Hacker News new | past | comments | ask | show | jobs | submit login
You Don't Read Code, You Explore It (dadgum.com)
158 points by doty on April 18, 2014 | hide | past | favorite | 56 comments



It is an interesting observation. I expect it is the difference in expertise though. The author compares reading code snippets in Dr. Dobbs (which dates them probably 10 or 15 years ago) to reading stories.

Here is the thing, everything you read in a story is supposed to convey imagery of things like what you may have already experienced, they are already internalized, you "see" them when you read as if you were there.
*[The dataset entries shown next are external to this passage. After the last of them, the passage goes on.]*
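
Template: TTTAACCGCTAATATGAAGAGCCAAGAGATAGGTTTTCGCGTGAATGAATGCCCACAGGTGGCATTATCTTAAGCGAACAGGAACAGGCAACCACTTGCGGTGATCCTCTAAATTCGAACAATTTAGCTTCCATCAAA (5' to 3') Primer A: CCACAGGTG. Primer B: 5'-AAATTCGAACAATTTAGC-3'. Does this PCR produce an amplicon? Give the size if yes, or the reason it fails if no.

No product — both primers anneal to the same strand and extend in the same direction.

Primer A (CCACAGGTG) matches the top strand at positions 53–61 (3' end points downstream).
Primer B (AAATTCGAACAATTTAGC) also matches the top strand directly, at positions 111–128 — its reverse complement GCTAAATTGTTCGAATTT is not present.
Both primers anneal to the bottom strand with 3' ends pointing the same way, so neither can prime synthesis back toward the other.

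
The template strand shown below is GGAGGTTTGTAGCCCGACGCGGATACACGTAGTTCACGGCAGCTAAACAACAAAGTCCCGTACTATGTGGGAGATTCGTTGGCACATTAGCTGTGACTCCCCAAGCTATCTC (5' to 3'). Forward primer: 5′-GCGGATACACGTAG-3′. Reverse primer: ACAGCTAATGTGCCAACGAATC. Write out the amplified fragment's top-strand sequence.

Scanning the template, GCGGATACACGTAG occurs at positions 19–32; this primer anneals to the bottom strand there with its 3' end pointing downstream.
Taking the reverse complement of ACAGCTAATGTGCCAACGAATC gives GATTCGTTGGCACATTAGCTGT, found at positions 73–94 on the template; the primer anneals here to the top strand with its 3' end pointing upstream.
The product is the template from position 19 through 94 (76 bp).

5'-GCGGATACACGTAGTTCACGGCAGCTAAACAACAAAGTCCCGTACTATGTGGGAGATTCGTTGGCACATTAGCTGT-3'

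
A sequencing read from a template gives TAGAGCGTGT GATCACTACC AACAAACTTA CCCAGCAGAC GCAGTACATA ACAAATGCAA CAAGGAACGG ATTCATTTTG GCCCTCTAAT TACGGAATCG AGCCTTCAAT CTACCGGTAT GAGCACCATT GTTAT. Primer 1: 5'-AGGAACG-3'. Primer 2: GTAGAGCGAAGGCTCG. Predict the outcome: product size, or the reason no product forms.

No product — primer 2 has no binding site in the template.

Primer 2 (GTAGAGCGAAGGCTCG) does not match the top strand, and its reverse complement CGAGCCTTCGCTCTAC does not match either.
With no annealing site for primer 2, no amplification occurs.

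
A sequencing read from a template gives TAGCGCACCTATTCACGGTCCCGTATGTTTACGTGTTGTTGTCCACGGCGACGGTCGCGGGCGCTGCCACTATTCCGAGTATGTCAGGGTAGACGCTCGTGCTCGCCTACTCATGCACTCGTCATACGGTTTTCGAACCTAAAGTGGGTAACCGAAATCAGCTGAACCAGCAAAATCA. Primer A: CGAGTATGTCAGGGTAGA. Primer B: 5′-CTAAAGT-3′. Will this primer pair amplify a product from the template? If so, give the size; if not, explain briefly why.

Primer A (CGAGTATGTCAGGGTAGA) matches the top strand at positions 76–93 (3' end points downstream).
Primer B (CTAAAGT) also matches the top strand directly, at positions 139–145 — its reverse complement ACTTTAG is not present.
Both primers anneal to the bottom strand with 3' ends pointing the same way, so neither can prime synthesis back toward the other.

No product — both primers anneal to the same strand and extend in the same direction.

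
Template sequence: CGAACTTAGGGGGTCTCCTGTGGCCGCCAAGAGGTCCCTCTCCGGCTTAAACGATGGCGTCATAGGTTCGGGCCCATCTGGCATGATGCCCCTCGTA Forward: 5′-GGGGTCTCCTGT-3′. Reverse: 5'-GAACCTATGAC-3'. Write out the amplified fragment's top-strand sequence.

Scanning the template, GGGGTCTCCTGT occurs at positions 10–21; this primer anneals to the bottom strand there with its 3' end pointing downstream.
Taking the reverse complement of GAACCTATGAC gives GTCATAGGTTC, found at positions 59–69 on the template; the primer anneals here to the top strand with its 3' end pointing upstream.
The product is the template from position 10 through 69 (60 bp).

5'-GGGGTCTCCTGTGGCCGCCAAGAGGTCCCTCTCCGGCTTAAACGATGGCGTCATAGGTTC-3'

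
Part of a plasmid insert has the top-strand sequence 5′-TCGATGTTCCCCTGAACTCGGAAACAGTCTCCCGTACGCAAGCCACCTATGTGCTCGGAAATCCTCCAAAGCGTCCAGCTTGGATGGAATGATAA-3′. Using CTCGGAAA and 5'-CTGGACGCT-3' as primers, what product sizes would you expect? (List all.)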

Allow me to use another popular space as an example, music. When you are first reading sheet music, you see notes on a stave, key signatures, different shapes representing different durations. At first you mechanically take that understanding and laboriously turn it into actions on your instrument. But after a while, if you do it enough, the shapes become recognizable as rhythms, the tones in the staves become tones not symbols, and then you stop "reading" music, you look at it and you can hear what it will sound like. And by that time you can make your instrument do what ever you hear.

Coding is not entirely different, at some point you don't see syntax, you see algorithm, you see inter-relationships of data structures, you see flow. After a number of years of coding I got to the point where I could see what code was doing pretty easily (except for obfuscated code which is always jarring on first look). I stop seeing code loops and start seeing iterative processing, if statements are branches on a path.

Anything in words or symbols, is code for something else. Whether its a murder mystery, a symphony, or a sorting algorithm the words and symbols are there to express the idea inside your head you can understand it, I think it is all reading though :-)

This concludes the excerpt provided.